Is there some message behind these intriguing oddities ?


DeAngelis notes that,


“Living in CT did directly affect the work I produce now. Roadkill is a huge phenomenon across the United States and is extremely common in CT, where


deer are rampant and overpopulated, and there is the ever-expansion of roads


and highways that dislocate certain species continuously.”


 


“I became obsessed and fascinated with the death I would see on the side


of the roads. From the mysterious, detached legs of deer to the twitching


squirrel, I hated looking, but also felt that I had to. One day, after a funeral


– how appropriate –  I stopped and picked up my first roadkill.
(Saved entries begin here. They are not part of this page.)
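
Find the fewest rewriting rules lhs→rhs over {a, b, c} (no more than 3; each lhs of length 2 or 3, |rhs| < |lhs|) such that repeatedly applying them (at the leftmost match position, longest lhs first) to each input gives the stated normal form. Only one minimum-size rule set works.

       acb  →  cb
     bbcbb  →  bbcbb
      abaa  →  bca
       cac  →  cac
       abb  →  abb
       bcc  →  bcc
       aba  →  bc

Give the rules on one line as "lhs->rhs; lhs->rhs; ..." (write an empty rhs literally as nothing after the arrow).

  | acb => cb
  | bbcbb
  | abaa => bca
  | cac

aba->bc; acb->cb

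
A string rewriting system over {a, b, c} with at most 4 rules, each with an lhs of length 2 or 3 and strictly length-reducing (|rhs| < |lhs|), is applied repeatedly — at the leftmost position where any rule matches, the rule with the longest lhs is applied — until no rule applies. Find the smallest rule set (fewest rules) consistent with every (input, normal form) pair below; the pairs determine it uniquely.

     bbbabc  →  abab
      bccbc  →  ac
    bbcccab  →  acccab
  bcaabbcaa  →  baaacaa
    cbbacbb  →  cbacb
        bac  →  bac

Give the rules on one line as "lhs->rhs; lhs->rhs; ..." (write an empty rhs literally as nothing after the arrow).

bb->a; bc->b; cbb->cb

  | bbbabc => ababc => abab
  | bccbc => bcbc => bbc => ac
  | bbcccab => acccab
  | bcaabbcaa => baabbcaa => baaacaa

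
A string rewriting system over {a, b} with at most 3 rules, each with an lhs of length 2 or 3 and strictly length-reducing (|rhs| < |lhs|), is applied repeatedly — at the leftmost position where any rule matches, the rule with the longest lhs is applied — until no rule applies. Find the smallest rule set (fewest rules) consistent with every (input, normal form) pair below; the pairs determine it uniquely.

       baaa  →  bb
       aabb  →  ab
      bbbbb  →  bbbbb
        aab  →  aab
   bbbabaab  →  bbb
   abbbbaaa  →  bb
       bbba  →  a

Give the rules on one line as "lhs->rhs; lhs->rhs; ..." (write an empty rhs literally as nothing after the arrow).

  | baaa => aaa => bb
  | aabb => ab
  | bbbbb
  | aab

aaa->bb; abb->b; ba->a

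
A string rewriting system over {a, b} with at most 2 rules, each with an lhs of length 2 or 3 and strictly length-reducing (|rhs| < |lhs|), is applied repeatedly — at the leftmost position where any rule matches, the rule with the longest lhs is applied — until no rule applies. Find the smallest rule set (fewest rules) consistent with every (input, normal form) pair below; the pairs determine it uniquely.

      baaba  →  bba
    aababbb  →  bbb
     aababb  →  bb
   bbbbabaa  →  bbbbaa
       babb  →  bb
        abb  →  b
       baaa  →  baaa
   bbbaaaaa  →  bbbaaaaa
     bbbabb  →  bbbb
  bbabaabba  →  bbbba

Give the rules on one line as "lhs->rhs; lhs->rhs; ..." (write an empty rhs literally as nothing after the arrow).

aab->b; ab->

  | baaba => bba
  | aababbb => babbb => bbb
  | aababb => babb => bb
  | bbbbabaa => bbbbaa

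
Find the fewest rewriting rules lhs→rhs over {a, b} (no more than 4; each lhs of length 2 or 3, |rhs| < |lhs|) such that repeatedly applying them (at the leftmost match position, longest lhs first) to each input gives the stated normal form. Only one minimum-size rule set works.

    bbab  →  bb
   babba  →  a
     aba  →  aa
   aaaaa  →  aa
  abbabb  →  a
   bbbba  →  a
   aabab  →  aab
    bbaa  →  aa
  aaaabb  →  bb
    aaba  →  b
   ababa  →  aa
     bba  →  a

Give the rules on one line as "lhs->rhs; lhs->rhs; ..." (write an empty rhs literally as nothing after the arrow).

  | bbab => bb
  | babba => bba => ba => a
  | aba => aa
  | aaaaa => baa => aa

aaa->b; ba->a; bab->b; bbb->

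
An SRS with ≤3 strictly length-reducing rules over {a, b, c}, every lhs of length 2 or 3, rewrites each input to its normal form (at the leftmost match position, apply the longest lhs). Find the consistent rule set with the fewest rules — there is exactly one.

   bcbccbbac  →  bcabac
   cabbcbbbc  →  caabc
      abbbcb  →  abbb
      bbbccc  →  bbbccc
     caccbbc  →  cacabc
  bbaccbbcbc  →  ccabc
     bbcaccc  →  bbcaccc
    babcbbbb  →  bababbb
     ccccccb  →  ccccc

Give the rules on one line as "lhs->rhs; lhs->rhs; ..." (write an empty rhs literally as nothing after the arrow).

bba->c; cb->; cbb->ab

  | bcbccbbac => bccbbac => bcabac
  | cabbcbbbc => cabbabbc => cacbbc => caabc
  | abbbcb => abbb
  | bbbccc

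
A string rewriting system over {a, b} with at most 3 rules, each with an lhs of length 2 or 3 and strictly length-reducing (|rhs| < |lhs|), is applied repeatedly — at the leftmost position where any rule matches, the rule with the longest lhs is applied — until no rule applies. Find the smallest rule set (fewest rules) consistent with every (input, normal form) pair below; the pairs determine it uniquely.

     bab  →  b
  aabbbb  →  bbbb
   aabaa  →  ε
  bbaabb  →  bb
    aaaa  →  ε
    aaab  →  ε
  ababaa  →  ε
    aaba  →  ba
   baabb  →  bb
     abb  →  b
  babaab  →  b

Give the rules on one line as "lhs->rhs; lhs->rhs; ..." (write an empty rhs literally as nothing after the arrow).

  | bab => b
  | aabbbb => bbbb
  | aabaa => baa => aa => ε
  | bbaabb => baabb => aabb => bb

aa->; ab->; baa->aa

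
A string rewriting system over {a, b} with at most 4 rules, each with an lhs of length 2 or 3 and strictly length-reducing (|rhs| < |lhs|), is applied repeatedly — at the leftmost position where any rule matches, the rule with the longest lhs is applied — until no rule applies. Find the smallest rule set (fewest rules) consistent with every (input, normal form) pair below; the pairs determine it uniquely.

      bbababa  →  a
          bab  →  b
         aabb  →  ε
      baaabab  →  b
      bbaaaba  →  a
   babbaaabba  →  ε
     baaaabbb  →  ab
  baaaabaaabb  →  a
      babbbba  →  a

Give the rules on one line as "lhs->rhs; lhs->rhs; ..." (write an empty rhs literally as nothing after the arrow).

aa->; ba->; bb->

  | bbababa => ababa => aba => a
  | bab => b
  | aabb => bb => ε
  | baaabab => aabab => bab => b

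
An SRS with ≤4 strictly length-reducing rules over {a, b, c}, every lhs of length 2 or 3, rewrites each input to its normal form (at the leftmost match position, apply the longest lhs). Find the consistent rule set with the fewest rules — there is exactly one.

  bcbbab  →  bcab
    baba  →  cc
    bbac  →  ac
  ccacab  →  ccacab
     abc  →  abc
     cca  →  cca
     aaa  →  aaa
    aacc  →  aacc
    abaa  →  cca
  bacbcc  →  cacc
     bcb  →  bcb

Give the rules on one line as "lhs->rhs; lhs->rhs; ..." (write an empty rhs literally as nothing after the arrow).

aba->cc; acb->ca; ba->a

  | bcbbab => bcbab => bcab
  | baba => aba => cc
  | bbac => bac => ac
  | ccacab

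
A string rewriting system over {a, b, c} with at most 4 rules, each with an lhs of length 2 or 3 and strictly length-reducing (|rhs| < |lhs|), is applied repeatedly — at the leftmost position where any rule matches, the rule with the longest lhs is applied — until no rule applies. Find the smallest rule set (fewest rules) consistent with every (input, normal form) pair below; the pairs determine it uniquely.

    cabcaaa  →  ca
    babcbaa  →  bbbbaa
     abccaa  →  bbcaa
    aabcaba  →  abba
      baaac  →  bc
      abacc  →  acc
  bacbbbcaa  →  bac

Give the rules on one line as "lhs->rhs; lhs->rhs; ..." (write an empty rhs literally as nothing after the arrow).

  | cabcaaa => cbbaaa => caaaa => ca
  | babcbaa => bbbbaa
  | abccaa => bbcaa
  | aabcaba => abbaba => abba

aaa->; aba->a; abc->bb; cbb->ca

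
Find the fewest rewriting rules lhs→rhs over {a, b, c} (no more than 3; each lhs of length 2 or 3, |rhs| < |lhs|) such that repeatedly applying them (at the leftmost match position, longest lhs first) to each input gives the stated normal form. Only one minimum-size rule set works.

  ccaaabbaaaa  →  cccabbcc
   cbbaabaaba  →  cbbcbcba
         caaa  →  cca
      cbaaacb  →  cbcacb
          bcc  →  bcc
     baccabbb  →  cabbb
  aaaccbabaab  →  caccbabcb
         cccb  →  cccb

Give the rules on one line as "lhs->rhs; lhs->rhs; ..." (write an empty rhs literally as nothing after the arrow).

  | ccaaabbaaaa => cccabbaaaa => cccabbcaa => cccabbcc
  | cbbaabaaba => cbbcbaaba => cbbcbcba
  | caaa => cca
  | cbaaacb => cbcacb

aa->c; bac->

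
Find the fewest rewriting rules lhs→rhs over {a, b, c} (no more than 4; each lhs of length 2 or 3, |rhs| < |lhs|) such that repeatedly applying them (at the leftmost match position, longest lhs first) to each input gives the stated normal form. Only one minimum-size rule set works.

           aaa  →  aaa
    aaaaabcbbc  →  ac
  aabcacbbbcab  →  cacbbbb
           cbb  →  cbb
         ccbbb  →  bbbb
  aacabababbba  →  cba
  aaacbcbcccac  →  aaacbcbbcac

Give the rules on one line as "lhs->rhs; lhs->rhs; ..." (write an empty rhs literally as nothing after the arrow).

  | aaa
  | aaaaabcbbc => aaaaccbbc => aaaabbbc => aaabc => aacc => aab => ac
  | aabcacbbbcab => accacbbbcab => abacbbbcab => cacbbbcab => cacbbbcc => cacbbbb
  | cbb

ab->c; abb->; cc->b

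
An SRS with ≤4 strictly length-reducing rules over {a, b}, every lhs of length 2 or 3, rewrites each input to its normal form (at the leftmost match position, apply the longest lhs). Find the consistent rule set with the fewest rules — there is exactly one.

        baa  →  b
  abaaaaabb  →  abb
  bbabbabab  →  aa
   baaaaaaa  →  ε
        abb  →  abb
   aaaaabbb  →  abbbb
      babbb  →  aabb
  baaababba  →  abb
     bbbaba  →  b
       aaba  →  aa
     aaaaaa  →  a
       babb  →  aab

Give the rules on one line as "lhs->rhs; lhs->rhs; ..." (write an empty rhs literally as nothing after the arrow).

  | baa => b
  | abaaaaabb => abaaabb => ababb => aaab => abb
  | bbabbabab => baababab => bbabab => baaab => bab => aa
  | baaaaaaa => baaaaa => baaa => ba => ε

aaa->ab; ba->; baa->b; bab->aa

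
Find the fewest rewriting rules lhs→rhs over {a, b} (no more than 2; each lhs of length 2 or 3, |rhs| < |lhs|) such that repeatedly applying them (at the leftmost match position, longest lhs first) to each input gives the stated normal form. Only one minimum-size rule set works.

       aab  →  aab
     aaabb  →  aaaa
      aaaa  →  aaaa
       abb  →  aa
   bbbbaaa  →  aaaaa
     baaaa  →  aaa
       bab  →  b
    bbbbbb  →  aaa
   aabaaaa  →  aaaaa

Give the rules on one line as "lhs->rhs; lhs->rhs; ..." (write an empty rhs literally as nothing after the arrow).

ba->; bb->a

  | aab
  | aaabb => aaaa
  | aaaa
  | abb => aa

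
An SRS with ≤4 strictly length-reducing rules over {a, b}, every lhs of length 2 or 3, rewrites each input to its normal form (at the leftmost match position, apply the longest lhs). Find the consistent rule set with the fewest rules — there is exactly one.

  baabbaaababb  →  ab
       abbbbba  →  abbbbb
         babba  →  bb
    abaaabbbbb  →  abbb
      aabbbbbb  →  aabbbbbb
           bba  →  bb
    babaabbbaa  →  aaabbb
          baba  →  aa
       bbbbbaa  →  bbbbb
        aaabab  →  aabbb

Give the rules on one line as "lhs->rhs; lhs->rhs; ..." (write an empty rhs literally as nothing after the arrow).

  | baabbaaababb => babbaaababb => abaaababb => bbaababb => bbababb => baabb => babb => ab
  | abbbbba => abbbbb
  | babba => aba => bb
  | abaaabbbbb => bbaabbbbb => bbabbbbb => babbbb => abbb

aba->bb; ba->b; bab->a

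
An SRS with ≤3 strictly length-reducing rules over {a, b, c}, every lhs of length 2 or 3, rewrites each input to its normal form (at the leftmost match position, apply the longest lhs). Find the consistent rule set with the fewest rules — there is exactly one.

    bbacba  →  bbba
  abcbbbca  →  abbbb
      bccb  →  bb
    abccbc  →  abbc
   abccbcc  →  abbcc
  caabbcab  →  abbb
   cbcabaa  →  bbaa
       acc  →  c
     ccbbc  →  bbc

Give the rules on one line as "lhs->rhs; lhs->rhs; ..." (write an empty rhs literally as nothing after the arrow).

  | bbacba => bbba
  | abcbbbca => abbbbca => abbbb
  | bccb => bcb => bb
  | abccbc => abcbc => abbc

ac->; ca->; cb->b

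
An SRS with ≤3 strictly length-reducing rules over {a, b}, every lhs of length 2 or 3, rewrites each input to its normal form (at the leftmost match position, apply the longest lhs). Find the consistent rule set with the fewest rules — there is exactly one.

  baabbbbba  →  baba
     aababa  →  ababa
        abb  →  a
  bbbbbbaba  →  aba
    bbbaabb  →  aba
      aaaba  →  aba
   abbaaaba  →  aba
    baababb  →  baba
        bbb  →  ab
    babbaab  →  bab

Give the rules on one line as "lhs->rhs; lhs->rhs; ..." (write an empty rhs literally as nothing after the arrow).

  | baabbbbba => babbbbba => baabbba => babbba => baaba => baba
  | aababa => ababa
  | abb => aa => a
  | bbbbbbaba => abbbbaba => aabbaba => abbaba => aaaba => aaba => aba

aa->a; bb->a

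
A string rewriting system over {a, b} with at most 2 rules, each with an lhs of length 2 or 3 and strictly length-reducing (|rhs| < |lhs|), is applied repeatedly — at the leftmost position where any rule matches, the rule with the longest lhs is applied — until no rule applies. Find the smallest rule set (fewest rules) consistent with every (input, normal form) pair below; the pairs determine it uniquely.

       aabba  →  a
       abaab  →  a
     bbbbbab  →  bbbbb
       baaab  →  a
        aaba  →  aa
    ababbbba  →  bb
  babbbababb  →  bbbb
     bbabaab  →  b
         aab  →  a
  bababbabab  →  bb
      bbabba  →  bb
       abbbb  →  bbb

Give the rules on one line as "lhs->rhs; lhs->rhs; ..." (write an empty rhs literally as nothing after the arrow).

  | aabba => aba => a
  | abaab => aab => a
  | bbbbbab => bbbbb
  | baaab => aab => a

ab->; ba->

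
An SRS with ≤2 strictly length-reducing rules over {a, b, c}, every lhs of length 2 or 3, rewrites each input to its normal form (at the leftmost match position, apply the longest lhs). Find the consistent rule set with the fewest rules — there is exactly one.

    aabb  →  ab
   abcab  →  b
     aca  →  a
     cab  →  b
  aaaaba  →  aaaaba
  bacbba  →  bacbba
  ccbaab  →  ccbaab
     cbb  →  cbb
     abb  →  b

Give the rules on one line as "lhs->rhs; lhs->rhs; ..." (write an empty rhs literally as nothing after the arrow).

  | aabb => ab
  | abcab => abb => b
  | aca => a
  | cab => b

abb->b; ca->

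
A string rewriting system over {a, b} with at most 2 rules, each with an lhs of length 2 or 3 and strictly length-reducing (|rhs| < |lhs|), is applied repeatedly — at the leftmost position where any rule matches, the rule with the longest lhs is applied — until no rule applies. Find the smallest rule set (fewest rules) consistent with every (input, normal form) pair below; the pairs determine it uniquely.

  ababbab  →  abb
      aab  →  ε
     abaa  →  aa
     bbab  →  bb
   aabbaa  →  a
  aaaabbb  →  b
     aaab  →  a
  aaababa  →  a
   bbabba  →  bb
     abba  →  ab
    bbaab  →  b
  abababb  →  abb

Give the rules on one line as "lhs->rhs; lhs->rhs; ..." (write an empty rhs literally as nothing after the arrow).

aab->; ba->

  | ababbab => abbab => abb
  | aab => ε
  | abaa => aa
  | bbab => bb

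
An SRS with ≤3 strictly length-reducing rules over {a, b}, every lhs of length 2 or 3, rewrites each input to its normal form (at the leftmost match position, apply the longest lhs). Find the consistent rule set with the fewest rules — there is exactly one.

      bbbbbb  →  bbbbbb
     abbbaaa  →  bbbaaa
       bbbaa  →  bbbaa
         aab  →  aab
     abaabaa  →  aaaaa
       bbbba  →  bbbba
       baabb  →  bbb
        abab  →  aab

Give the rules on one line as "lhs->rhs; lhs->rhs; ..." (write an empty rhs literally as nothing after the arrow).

  | bbbbbb
  | abbbaaa => bbbaaa
  | bbbaa
  | aab

aba->aa; abb->bb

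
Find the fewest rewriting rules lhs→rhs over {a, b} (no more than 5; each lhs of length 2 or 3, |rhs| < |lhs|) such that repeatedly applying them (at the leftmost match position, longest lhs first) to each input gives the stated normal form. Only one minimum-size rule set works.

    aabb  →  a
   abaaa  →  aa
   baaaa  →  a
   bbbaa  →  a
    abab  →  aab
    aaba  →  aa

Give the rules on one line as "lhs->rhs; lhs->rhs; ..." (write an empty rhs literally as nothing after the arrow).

aaa->aa; abb->; ba->a; baa->ba

  | aabb => a
  | abaaa => abaa => aba => aa
  | baaaa => baaa => baa => ba => a
  | bbbaa => bbba => bba => ba => a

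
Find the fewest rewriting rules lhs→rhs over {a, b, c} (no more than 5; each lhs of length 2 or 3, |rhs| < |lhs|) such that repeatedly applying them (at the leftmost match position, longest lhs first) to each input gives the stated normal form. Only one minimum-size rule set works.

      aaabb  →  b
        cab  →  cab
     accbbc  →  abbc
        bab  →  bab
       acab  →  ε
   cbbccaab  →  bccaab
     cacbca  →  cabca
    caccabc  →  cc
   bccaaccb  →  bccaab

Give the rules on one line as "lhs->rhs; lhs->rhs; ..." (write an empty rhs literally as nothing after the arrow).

aaa->c; ac->a; aca->c; cb->

  | aaabb => cbb => b
  | cab
  | accbbc => acbbc => abbc
  | bab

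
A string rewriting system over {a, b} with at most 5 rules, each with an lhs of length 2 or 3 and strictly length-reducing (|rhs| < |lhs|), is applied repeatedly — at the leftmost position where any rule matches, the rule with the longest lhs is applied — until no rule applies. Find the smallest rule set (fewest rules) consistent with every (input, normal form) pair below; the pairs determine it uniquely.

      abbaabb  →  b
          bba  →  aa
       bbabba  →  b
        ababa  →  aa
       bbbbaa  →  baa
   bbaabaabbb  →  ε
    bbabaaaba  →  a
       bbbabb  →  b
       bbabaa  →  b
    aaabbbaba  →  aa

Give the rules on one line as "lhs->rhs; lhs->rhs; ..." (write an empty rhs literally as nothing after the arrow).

  | abbaabb => baabb => bab => b
  | bba => aa
  | bbabba => aabba => aba => b
  | ababa => bba => aa

ab->; aba->b; bb->a; bbb->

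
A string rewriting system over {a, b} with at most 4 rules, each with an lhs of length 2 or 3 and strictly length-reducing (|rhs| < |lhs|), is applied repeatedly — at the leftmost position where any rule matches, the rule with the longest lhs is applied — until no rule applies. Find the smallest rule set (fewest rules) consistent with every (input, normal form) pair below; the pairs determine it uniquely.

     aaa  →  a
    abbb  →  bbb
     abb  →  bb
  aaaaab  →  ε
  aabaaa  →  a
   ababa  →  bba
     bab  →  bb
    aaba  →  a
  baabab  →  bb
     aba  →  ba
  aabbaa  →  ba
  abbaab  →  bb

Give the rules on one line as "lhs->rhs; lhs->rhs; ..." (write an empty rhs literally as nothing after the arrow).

  | aaa => aa => a
  | abbb => bbb
  | abb => bb
  | aaaaab => aaaab => aaab => aab => ε

aa->a; aab->; ab->b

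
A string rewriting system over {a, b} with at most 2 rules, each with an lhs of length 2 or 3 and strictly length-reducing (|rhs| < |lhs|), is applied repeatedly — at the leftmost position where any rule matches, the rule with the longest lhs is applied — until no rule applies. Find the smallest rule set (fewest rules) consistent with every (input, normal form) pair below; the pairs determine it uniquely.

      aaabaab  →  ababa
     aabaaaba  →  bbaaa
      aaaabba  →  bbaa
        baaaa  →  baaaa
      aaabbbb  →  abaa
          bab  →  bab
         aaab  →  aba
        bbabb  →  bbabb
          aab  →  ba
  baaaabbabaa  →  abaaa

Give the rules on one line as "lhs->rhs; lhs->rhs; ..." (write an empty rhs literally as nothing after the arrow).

  | aaabaab => abaaab => ababa
  | aabaaaba => baaaaba => baabaa => bbaaa
  | aaaabba => aababa => baaba => bbaa
  | baaaa

aab->ba; bbb->a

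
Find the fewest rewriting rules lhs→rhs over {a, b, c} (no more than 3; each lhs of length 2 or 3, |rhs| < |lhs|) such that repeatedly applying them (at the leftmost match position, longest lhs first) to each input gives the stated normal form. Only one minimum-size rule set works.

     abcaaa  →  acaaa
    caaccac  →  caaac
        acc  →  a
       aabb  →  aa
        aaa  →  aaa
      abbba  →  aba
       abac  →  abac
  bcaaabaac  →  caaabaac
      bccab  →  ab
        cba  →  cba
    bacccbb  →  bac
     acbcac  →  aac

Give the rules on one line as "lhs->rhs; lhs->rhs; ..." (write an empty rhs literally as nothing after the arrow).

bb->; bc->c; cc->

  | abcaaa => acaaa
  | caaccac => caaac
  | acc => a
  | aabb => aa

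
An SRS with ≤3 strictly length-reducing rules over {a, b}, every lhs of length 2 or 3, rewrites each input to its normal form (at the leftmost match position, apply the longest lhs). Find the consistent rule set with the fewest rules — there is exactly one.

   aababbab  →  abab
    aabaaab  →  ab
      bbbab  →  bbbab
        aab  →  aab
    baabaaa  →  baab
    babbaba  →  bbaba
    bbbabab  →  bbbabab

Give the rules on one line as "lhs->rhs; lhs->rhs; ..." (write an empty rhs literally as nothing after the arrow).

  | aababbab => aabbab => abab
  | aabaaab => aabb => ab
  | bbbab
  | aab

aaa->; abb->b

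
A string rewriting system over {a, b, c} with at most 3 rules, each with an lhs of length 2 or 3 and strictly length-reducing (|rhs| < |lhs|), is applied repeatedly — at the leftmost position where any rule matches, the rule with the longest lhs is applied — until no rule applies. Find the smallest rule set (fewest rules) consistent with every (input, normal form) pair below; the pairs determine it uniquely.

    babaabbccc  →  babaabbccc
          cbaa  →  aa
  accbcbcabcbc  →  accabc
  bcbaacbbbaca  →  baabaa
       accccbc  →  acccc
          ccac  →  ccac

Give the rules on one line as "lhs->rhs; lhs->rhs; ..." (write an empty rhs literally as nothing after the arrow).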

When I started painting roadkill, I quickly realized many of these animals killed on the road were species that used to be ‘the kill’ in hunting sport. I began to see them as the modern kill, now that people don’t really hunt for their food. (At least not in CT!) Instead it’s done with cars by mistake, and the carcasses are never eaten or used for anything.


 


Another DeAngelis statement notes that the two central themes of her work are the Tragic and the Infantile.  The former has to do with a modern societal disconnect with nature, or as the artist puts it,  a  “…long-standing alienation between the domestic and the wild.”  The latter, DeAngelis suggests, has to do with nostalgia, but it may be, as well, a loss of innocence.


Cara DeAngelis’ exhibit runs from October 1 through October 28.  A reception for the artist is scheduled for Thursday, October 11, from 4:30 – 6:30 pm.  A gallery talk will be given at 5:30 that evening.